Fact: Even though you may have insurance, reform will still benefit you.  Once implemented, this reform will help to decrease premiums for American by controlling sky rocking health care costs.   This reform will help employers maintain insurance for their employees because it will be more affordable.

Myth: Health care reform can be achieved without having a "public option."

Fact: A public option is necessary in order to help to make health insurance affordable for all Americans.  The public option gives those who can afford insurance the ability to obtain quality insurance at a reasonable cost.  It serves as a balancing force against big health care insurers.  They will be forced to offer more competitive health care policies at a more reasonable cost.  The public option will foster competition with private insurers to control the cost of health care premiums.

Myth: This reform will ration care and will stop those who are ill from receiving necessary care.

Fact: There is nothing in this proposal that would lead to the rationing of care.  In fact, the reforms contained in the bill would lessen the rationing of care that happens today.  Insurance companies will not be able to retroactively cancel enrollees' insurance policies when they become sick or refuse to cover pre-existing conditions.

Myth: These reforms will end private insurance plans.

Fact: No! In fact, the Congressional Budget Office shows that the number of people with private health insurance provided through their employer will increase with these reforms.  This is because insurance policies should become more affordable due to these reforms.

Myth: We can not afford this reform! Our deficit is only going to grow even more.

Fact: HR 3200 is 100% paid for through a combination of a tax surcharge on those who make more than $350,000, eliminating billions of dollars in subsidies given to private insurance companies and a payroll tax on employees who fail to provide health insurance to employees.
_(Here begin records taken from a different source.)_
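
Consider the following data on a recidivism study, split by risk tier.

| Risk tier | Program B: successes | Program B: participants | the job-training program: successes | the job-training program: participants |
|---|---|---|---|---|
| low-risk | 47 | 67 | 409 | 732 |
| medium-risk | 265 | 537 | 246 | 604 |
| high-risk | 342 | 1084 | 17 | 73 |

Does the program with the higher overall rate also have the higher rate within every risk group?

No

Low-risk: Program B 47/67 = 70.1%, the job-training program 409/732 = 55.9% → Program B
Medium-risk: Program B 265/537 = 49.3%, the job-training program 246/604 = 40.7% → Program B
High-risk: Program B 342/1084 = 31.5%, the job-training program 17/73 = 23.3% → Program B
Overall: Program B 654/1688 = 38.7%, the job-training program 672/1409 = 47.7% → the job-training program
Program B wins each risk group but the job-training program wins overall — the comparison reverses. Program B's participants skew toward high-risk, which has a lower base rate.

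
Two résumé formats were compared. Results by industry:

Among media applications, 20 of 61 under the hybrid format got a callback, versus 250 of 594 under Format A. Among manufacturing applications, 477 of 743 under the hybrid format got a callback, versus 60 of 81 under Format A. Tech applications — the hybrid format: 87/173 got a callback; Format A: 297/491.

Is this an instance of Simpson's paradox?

Yes

Media: the hybrid format 20/61 = 32.8%, Format A 250/594 = 42.1% → Format A
Manufacturing: the hybrid format 477/743 = 64.2%, Format A 60/81 = 74.1% → Format A
Tech: the hybrid format 87/173 = 50.3%, Format A 297/491 = 60.5% → Format A
Overall: the hybrid format 584/977 = 59.8%, Format A 607/1166 = 52.1% → the hybrid format
Format A wins each industry group but the hybrid format wins overall — the comparison reverses. Format A's applications skew toward media, which has a lower base rate.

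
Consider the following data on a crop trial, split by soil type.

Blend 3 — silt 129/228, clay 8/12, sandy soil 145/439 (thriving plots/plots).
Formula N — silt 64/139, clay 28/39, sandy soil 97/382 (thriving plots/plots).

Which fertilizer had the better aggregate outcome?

Silt: Blend 3 129/228 = 56.6%, Formula N 64/139 = 46.0% → Blend 3
Clay: Blend 3 8/12 = 66.7%, Formula N 28/39 = 71.8% → Formula N
Sandy soil: Blend 3 145/439 = 33.0%, Formula N 97/382 = 25.4% → Blend 3
Overall: Blend 3 282/679 = 41.5%, Formula N 189/560 = 33.8% → Blend 3
(Neither sweeps every soil group, but Blend 3 has the higher pooled rate.)

Blend 3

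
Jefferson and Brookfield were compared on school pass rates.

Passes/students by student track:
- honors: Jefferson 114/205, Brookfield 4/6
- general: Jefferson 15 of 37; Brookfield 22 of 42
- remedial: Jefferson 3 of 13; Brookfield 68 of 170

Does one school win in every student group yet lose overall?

Yes

Honors: Jefferson 114/205 = 55.6%, Brookfield 4/6 = 66.7% → Brookfield
General: Jefferson 15/37 = 40.5%, Brookfield 22/42 = 52.4% → Brookfield
Remedial: Jefferson 3/13 = 23.1%, Brookfield 68/170 = 40.0% → Brookfield
Overall: Jefferson 132/255 = 51.8%, Brookfield 94/218 = 43.1% → Jefferson
Brookfield wins each student group but Jefferson wins overall — the comparison reverses. Brookfield's students skew toward remedial, which has a lower base rate.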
Myth: Death panels will decide who receives care and who dies.

Fact: Not even close!  The bill expands an already existing practice for doctors to be reimbursed for meeting with patients who want to discuss end of life care.  These discussions can range from living wills and advance directives, to options for end of life care, including hospice.  There is no requirement for a patient to have this meeting with their doctor.

Myth: Reform will lead to massive job loss by requiring employers to provide coverage.
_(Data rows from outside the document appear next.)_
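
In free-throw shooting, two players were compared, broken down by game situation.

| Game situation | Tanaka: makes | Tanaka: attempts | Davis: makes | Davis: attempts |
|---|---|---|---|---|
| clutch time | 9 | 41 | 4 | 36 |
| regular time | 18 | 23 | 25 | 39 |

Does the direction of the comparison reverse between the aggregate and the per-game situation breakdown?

No

Clutch time: Tanaka 9/41 = 22.0%, Davis 4/36 = 11.1% → Tanaka
Regular time: Tanaka 18/23 = 78.3%, Davis 25/39 = 64.1% → Tanaka
Overall: Tanaka 27/64 = 42.2%, Davis 29/75 = 38.7% → Tanaka
Tanaka wins overall and in every game group — no reversal.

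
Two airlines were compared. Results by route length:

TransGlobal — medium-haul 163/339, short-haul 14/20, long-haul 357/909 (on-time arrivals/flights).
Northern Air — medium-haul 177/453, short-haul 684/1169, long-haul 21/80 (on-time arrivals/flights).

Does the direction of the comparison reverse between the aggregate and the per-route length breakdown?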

Fact: This bill exempts small business from being required to prvide health insurance if their payroll is lower than $250,000 - this is over 75% of employers.  Extremely small business who wish to give health insurance benefits to employees will be assisted with subsidies to help pay for coverage for their employees.  Businesses with payrolls above $250,000 would be required to either provide coverage or pay a penalty of up to 8% of payroll.

Myth: HR 3200 will allow illegal aliens to receive free health insurance

Fact: HR 3200 explicitly prohibits illegal aliens from receiving any federal dollars to subsidize health insurance.